About Elizabeth Scalia
  • Jeanette

    How nice of the Canadian-born governor of Michigan to tell Americans who is and who is not patriotic.

    The auto companies have to solve this themselves, along with the union.

    What they are asking for right now will not rescue them, but will just put off the inevitable.

    It’s a shame to think of the loss to workers all the way down the line, but in these times the governor has no right to question any person’s patriotism unless said person commits an act of treason.

  • Bender B. Rodriguez

    Keep an eye out for the on-line posting of the instruction “Dignitas Personae,” which was released today by the Congregation for the Doctrine of the Faith on certain bioethical questions. A synthesis of the document is here at Zenit.

    The document is an Instruction of a doctrinal nature, published by the Congregation for the Doctrine of the Faith and expressly approved by the Holy Father, Pope Benedict XVI. The Instruction therefore falls within the category of documents that “participate in the ordinary Magisterium of the successor of Peter” (Instruction Donum veritatis, n.18), and is to be received by Catholics “with the religious assent of their spirit” (Dignitas personae, n. 37). . . .

    The Instruction is meant for “all who seek the truth” (n. 3). Indeed, in presenting principles and moral evaluations regarding biomedical research on human life, the Catholic Church “draws upon the light both of reason and of faith and seeks to set forth an integral vision of man and his vocation, capable of incorporating everything that is good in human activity, as well as in various cultural and religious traditions which not infrequently demonstrate a great reverence for life” (n. 3).

    The Instruction has three parts: “the first recalls some anthropological, theological and ethical elements of fundamental importance; the second addresses new problems regarding procreation; the third examines new procedures involving the manipulation of embryos and the human genetic patrimony” (n. 3).

  • Bender B. Rodriguez

    Those lowly UAW workers ain’t so lowly. They make two to three times the national average income. Certainly, they make two to three times what I make. Even the “retirees” make more than I do.

    So I am really not all that sympathetic to their situation. I am really not all that eager to be forced to give money to folks richer than I am. Their union thuggery may have worked when they were extorting GM and Ford (including going on strike last year!), but it has little effect on us now.

  • tim maguire

    Through your post here, I read your PJM post and some of the repsonses. Well said. I’m reminded of the excerpt in Cryptomonicon where Stephens explains why religious people are often more open minded and tolerant than secular people who dedicate themselves more consciously to open mindedness and tolerance. There is a stability in faith that is absent in secularism and that stability can be a source of freedom.

    I believe many of your critics at PJM miss, as they insist that they oppose terrorism too, that this is not merely a battle of attrition between jihadists and christians, where we win when they are all in jail or dead. The legions of future suicide bombers and their supporters come not so much among people who have already chosen a side, but among people who just want to peacefully live their lives and better their family’s situation but for one reason or another are susceptible to the jihadist fervor (there are many possible reasons and I won’t get into them here).

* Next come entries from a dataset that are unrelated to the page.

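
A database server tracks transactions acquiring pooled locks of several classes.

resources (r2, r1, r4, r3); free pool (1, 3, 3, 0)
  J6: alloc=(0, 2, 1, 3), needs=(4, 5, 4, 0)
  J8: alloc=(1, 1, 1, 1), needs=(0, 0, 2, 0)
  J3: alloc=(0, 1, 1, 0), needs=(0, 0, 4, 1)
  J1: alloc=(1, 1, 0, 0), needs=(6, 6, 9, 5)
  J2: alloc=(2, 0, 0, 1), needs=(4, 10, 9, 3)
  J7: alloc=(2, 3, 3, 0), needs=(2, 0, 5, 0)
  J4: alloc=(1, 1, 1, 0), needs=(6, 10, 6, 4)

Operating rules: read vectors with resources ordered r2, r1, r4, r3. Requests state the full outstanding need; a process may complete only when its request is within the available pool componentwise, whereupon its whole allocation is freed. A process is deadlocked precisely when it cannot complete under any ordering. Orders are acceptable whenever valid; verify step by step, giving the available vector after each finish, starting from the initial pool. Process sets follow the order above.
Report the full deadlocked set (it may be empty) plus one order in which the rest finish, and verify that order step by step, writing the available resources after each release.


The deadlocked set is empty.
Key observation: the pool covers J8 at once, and every later process fits after earlier releases.
One completion order for the rest: J8, J3, J7, J6, J2, J4, J1. Walking it through:
  pool = (1, 3, 3, 0)
  J8: need (0, 0, 2, 0) fits (1, 3, 3, 0); releases (1, 1, 1, 1), pool now (2, 4, 4, 1)
  J3: need (0, 0, 4, 1) fits (2, 4, 4, 1); releases (0, 1, 1, 0), pool now (2, 5, 5, 1)
  J7: need (2, 0, 5, 0) fits (2, 5, 5, 1); releases (2, 3, 3, 0), pool now (4, 8, 8, 1)
  J6: need (4, 5, 4, 0) fits (4, 8, 8, 1); releases (0, 2, 1, 3), pool now (4, 10, 9, 4)
  J2: need (4, 10, 9, 3) fits (4, 10, 9, 4); releases (2, 0, 0, 1), pool now (6, 10, 9, 5)
  J4: need (6, 10, 6, 4) fits (6, 10, 9, 5); releases (1, 1, 1, 0), pool now (7, 11, 10, 5)
  J1: need (6, 6, 9, 5) fits (7, 11, 10, 5); releases (1, 1, 0, 0), pool now (8, 12, 10, 5)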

    These “regular” people are the lifeblood of jihad, which must constanly replenish its ranks after the losses to the bomb or the policeman. The war against terror will largely be won not when we kill all the terrorists, but when these people turn against the fundamentalists, drive the violent Imams from the temples and raise their children to love their neighbos, even the infidels.

    These people can be won over more easily by those who share the deep-seated humility of faith, they identify more closely with those who do not imagine themselves the highest form of life. People comfortable with faith and fluent in its words and thoughts are in a position to convince; the secular world is not.